Die Eosinophile Ösophagitis (EoE) ist eine immunvermittelte, chronisch-entzündliche Erkrankung der Speiseröhre, die durch Symptome der ösophagealen Dysfunktion und histologisch durch den vermehrten Nachweis von eosinophilen Granulozyten in der Schleimhaut der Speiseröhre gekennzeichnet ist [1]. Dabei gilt eine Eosinophilenzahl von > 15 pro hochauflösendes Gesichtsfeld (Standardgröße 0,3 mm2) als diagnostischer Schwellenwert. Per definitionem sollten andere systemische und lokale Ursachen für eine ösophageale Eosinophilie ausgeschlossen werden, darunter insbesondere die gastroösophageale Refluxkrankheit. Die EoE wurde in den frühen 1990er Jahren erstmals beschrieben. Epidemiologische Studien aus Europa und Nordamerika zeigen, dass die Inzidenz und Prävalenz der EoE in den letzten 20 Jahren deutlich gestiegen sind. Die Erkrankung kann in jedem Lebensalter auftreten, am häufigsten wird sie in der 3. und 4. Lebensdekade diagnostiziert. Personen mit atopischen Vorerkrankungen haben ein erhöhtes Risiko, eine EoE zu entwickeln. Man geht davon aus, dass die EoE vor allem durch Nahrungsmittel- und Luftallergene ausgelöst und durch Typ2-T-Helferzellen (= Th2) vermittelt wird.

Die unbehandelte EoE geht in der Regel mit einer chronisch-persistierenden Entzündung einher, die zu einem Umbau des Ösophagus mit Schleimhautrissen, Strikturen und Funktionsstörungen führen kann. Die häufigsten Symptome bei Erwachsenen sind Dysphagie und Bolusobstruktion, bei Kindern Nahrungsverweigerung, Wachstumsstörungen und abdominelle Schmerzen. Je nach Ausmaß der Beschwerden ist die gesundheitsbezogene Lebensqualität („Health related quality of life“ = HRQOL) der Patienten beeinträchtigt; sie kann mit validierten Fragebögen wie beispielsweise dem „Dysphagia Symptom Questionnaire“ (= DSQ) erhoben werden. Die aktive EoE soll behandelt werden; Ziel der Therapie ist die klinische und histologische Remission. Zur Induktionstherapie eingesetzt werden topische Glukokortikosteroide, wie beispielsweise Budesonid als Schmelztablette (in dieser Indikation zugelassen), alternativ auch eine 6-Food-Eliminationsdiät oder hochdosierte Protonenpumpeninhibitoren (PPI; in dieser Indikation nicht zugelassen; [1]).
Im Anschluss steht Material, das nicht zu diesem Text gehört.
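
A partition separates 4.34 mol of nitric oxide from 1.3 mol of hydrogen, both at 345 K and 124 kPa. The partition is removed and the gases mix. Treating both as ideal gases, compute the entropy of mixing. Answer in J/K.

Mole fractions: x_A = 4.34/5.64 = 0.77, x_B = 0.23.
ΔS_mix = −R(n_A ln x_A + n_B ln x_B) = −8.314 × (4.34 ln 0.77 + 1.3 ln 0.23) = 25.3 J/K.

ΔS_mix = 25.3 J/K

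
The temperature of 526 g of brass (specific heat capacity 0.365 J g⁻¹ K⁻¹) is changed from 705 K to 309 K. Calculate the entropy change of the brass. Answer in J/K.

ΔS = -158 J/K

ΔS = ∫dQ_rev/T = m c ln(T₂/T₁) = 526 × 0.365 × ln(309/705) = -158 J/K.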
Bei der 6-Food-Eliminationsdiät werden die Nahrungsmittel eliminiert, die am häufigsten mit Nahrungsmittelallergien assoziiert sind, also Kuhmilchproteine, Weizen, Soja, Ei, Nüsse und Fisch/Meeresfrüchte. Ungefähr ein Drittel der Patienten erreicht trotz Anwendung topischer Glukokortikosteroide keine klinische und histologische Remission [2].
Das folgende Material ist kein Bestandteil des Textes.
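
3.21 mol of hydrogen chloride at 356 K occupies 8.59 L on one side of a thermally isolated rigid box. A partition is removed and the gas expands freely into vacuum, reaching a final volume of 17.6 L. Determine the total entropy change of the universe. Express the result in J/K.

For an ideal gas in free expansion Q = 0 and W = 0, so T is unchanged.
Entropy is a state function; using a reversible isothermal path, ΔS_gas = nR ln(V₂/V₁) = 3.21 × 8.314 × ln(17.6/8.59) = 19.1 J/K.
The insulated surroundings exchange no heat, so ΔS_surr = 0 and ΔS_universe = ΔS_gas.

ΔS_universe = 19.1 J/K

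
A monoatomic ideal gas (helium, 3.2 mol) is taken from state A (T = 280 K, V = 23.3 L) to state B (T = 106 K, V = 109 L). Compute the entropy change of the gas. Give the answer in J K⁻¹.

Entropy is a state function: ΔS = nC_V ln(T₂/T₁) + nR ln(V₂/V₁), with C_V = 3R/2 = 12.47 J mol⁻¹ K⁻¹ for a monoatomic ideal gas.
ΔS = 3.2 × [12.47 × ln(106/280) + 8.314 × ln(109/23.3)] = 2.28 J/K.

ΔS = 2.28 J/K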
Dupilumab ist ein rekombinanter, humaner, monoklonaler IgG-Antikörper, der die Signalwege von Interleukin-4 und Interleukin-13 hemmt, die bei Th2-vermittelten Erkrankungen als entscheidende Zytokine gelten [1]. Dupilumab (Dupixent®) war bereits zugelassen für die Therapie von Asthma, atopischer Dermatitis, chronischer Rhinosinusitis mit Nasenpolypen und Prurigo nodularis (vgl. [3]). Nun wurde Dupilumab sowohl von der US-amerikanischen Arzneimittelbehörde FDA als auch von der Europäischen Kommission für die EoE zugelassen [4][5]. Wesentliche Grundlage der Zulassung sind die Ergebnisse einer randomisierten Phase-III-Studie zu Wirksamkeit und Sicherheit von Dupilumab im Vergleich zu Plazebo bei Patienten mit EoE, die aktuell im N. Engl. J. Med. veröffentlicht wurden [5]. Die Untersuchung wurde vom pharmazeutischen Unternehmer finanziert, der die Daten auch auswertete. An der Erstellung des Manuskripts war außerdem ein medizinisches Schreibbüro beteiligt.
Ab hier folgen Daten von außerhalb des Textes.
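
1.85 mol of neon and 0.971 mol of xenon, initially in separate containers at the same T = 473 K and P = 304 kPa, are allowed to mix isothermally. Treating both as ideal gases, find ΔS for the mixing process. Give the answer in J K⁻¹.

ΔS_mix = 15.1 J/K

Mole fractions: x_A = 1.85/2.82 = 0.656, x_B = 0.344.
ΔS_mix = −R(n_A ln x_A + n_B ln x_B) = −8.314 × (1.85 ln 0.656 + 0.971 ln 0.344) = 15.1 J/K.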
Die Untersuchung wurde an 96 Standorten in Australien, Kanada, Europa und den USA durchgeführt. Sie bestand aus drei Teilen: In Teil A wurden 81 Patienten über 24 Wochen entweder mit Dupilumab 300 mg s.c. wöchentlich (n = 42) oder Plazebo (n = 39) behandelt. In Teil B wurden 240 Patienten über 24 Wochen entweder mit Dupilumab 300 mg s.c. wöchentlich (n = 80) oder zweiwöchentlich (n = 81) oder Plazebo (n = 79) behandelt. In Teil C erhielten 77 Patienten aus Teil A Dupilumab 300 mg s.c. wöchentlich über weitere 28 Wochen. Eingeschlossen wurden Patienten ≥ 12 Jahre mit einer histologisch gesicherten EoE trotz achtwöchiger Therapie mit hochdosierten PPI sowie einem DSQ-Score von mindestens 10 (Spannweite der Scores 0-84; höhere Scores zeigen häufigere oder schwerere Dysphagie an). Zur Beurteilung der Wirksamkeit wurden als primäre Endpunkte definiert: histologische Remission (≤ 6 Eosinophile pro hochauflösendes Gesichtsfeld) und absolute Veränderung des DSQ-Scores in Woche 24.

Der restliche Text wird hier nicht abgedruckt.